The stories we tell ourselves are really important. Most of us over excaudate when sharing stories with other people, we like to embellish to make the tale more fascinating. However, we can often tell tales to ourselves to give us excuses not to make the right decision and to justify a wrong one.
 There are also things we tell ourselves about our own capacity to cope with situations. When I hear these coming from clients, I know this is an inner voice mantra that has started. Mantras are very powerful; we understand the power of affirmations, an affirmation is repeated giving yourself positive reinforcement through words. Yet when we give negative reinforcement, we are keeping ourselves from embracing the future. Often that fear of the future is the very point of a negative mantra, if I keep telling myself I can’t cope, I won’t have to. We don’t get to choose how the power of the negative mantra shows up in life, but if you repeatedly tell your body, mind and emotions that you can’t do something, it will prove you right. So here are my top five things I hear clients tell themselves that aren’t true.

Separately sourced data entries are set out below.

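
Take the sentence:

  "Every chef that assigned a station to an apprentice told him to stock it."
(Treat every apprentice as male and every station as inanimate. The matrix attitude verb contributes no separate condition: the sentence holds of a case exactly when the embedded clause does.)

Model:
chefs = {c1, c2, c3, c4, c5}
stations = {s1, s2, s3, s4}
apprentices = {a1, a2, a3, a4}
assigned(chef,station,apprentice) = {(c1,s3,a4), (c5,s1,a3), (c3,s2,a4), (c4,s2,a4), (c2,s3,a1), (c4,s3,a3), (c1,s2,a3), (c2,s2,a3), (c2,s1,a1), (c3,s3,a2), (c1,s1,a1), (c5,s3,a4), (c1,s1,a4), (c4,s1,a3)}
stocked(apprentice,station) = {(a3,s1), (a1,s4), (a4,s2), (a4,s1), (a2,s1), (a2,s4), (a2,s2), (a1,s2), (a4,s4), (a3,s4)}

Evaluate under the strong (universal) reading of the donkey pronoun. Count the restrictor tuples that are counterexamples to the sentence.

9

"him" takes "an apprentice" as antecedent and "it" takes "a station"; both are donkey pronouns co-varying with the restrictor.
Strong reading: for every (c,s,a) with assigned(c,s,a), stocked(a,s).
Restrictor triples: (c1,s1,a1)→stocked(a1,s1) ✗  (c1,s1,a4)→stocked(a4,s1) ✓  (c1,s2,a3)→stocked(a3,s2) ✗  (c1,s3,a4)→stocked(a4,s3) ✗  (c2,s1,a1)→stocked(a1,s1) ✗  (c2,s2,a3)→stocked(a3,s2) ✗  (c2,s3,a1)→stocked(a1,s3) ✗  (c3,s2,a4)→stocked(a4,s2) ✓  (c3,s3,a2)→stocked(a2,s3) ✗  (c4,s1,a3)→stocked(a3,s1) ✓  (c4,s2,a4)→stocked(a4,s2) ✓  (c4,s3,a3)→stocked(a3,s3) ✗  (c5,s1,a3)→stocked(a3,s1) ✓  (c5,s3,a4)→stocked(a4,s3) ✗
Counterexamples (restrictor triples failing the scope): 9.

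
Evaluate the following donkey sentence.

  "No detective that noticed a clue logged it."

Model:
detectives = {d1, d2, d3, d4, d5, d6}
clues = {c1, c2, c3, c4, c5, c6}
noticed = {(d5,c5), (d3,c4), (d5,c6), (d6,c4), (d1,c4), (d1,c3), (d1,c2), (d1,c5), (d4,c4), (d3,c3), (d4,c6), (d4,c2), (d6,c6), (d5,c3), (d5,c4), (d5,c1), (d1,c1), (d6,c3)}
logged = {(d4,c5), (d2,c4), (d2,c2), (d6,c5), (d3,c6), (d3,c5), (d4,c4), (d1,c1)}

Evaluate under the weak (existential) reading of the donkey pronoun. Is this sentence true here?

"it" takes "a clue" as antecedent — a donkey pronoun bound across the clause boundary.
Truth condition: for no (d,c) with noticed(d,c) does logged(d,c) hold.
Restrictor pairs — does the scope hold? (d1,c1):holds  (d1,c2):fails  (d1,c3):fails  (d1,c4):fails  (d1,c5):fails  (d3,c3):fails  (d3,c4):fails  (d4,c2):fails  (d4,c4):holds  (d4,c6):fails  (d5,c1):fails  (d5,c3):fails  (d5,c4):fails  (d5,c5):fails  (d5,c6):fails  (d6,c3):fails  (d6,c4):fails  (d6,c6):fails
Scope holds for 2 pair(s), so the sentence is false.

False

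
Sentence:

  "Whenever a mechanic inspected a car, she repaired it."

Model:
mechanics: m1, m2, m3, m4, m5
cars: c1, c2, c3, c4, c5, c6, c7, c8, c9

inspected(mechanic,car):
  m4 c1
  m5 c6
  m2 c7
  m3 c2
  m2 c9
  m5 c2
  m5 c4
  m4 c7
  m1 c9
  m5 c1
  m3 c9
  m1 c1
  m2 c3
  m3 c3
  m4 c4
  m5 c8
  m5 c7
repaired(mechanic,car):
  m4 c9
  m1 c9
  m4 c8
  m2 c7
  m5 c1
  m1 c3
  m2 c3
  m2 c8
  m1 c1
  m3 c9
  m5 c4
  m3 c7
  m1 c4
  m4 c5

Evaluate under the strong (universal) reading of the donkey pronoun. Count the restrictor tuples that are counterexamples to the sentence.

"it" takes "a car" as antecedent — a donkey pronoun bound across the clause boundary.
Strong reading: for every (m,c) with inspected(m,c), repaired(m,c).
Restrictor pairs: (m1,c1) ✓  (m1,c9) ✓  (m2,c3) ✓  (m2,c7) ✓  (m2,c9) ✗  (m3,c2) ✗  (m3,c3) ✗  (m3,c9) ✓  (m4,c1) ✗  (m4,c4) ✗  (m4,c7) ✗  (m5,c1) ✓  (m5,c2) ✗  (m5,c4) ✓  (m5,c6) ✗  (m5,c7) ✗  (m5,c8) ✗
Counterexamples (restrictor pairs failing the scope): 10.

10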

  • I’m having a break down
  • I feel like killing myself
  • My life is a disaster
  • I can’t get over…
  • Everything I do turns to shit

Why do I think these things are not true? The person sitting in front of me is talking about another aspect of themselves. For example when someone tells me they are depressed, the person speaking isn’t depressed, for if they were, they would be too depressed to tell me. The person speaking is the fixer, the one who has come to fix the other aspect of themselves they are talking about. Strangely the more the fixer tells the story of their broken self, the more the fixer starts to believe it, until the fixer also becomes broken. When we start to focus on the fixer, not the problem, we see we have all we need to change how we feel. Another archetype for this would be ‘frightened child and parent’. The child says ‘I am scared of the world, its dark!’ The parent say’s ‘It’s night time and tomorrow the sun will rise’. Sure enough in every period of darkness we have to remember that light always comes. Every impasse is followed by grace. The light takes longer to shine In our lives, when we stop looking for it and become obsessed with changing the darkness. A better metaphor might be: you can’t rush winter; every season like every emotion has its place. By moaning about the winter and making an inner voice story, only makes it feel like it lasts longer than the spring.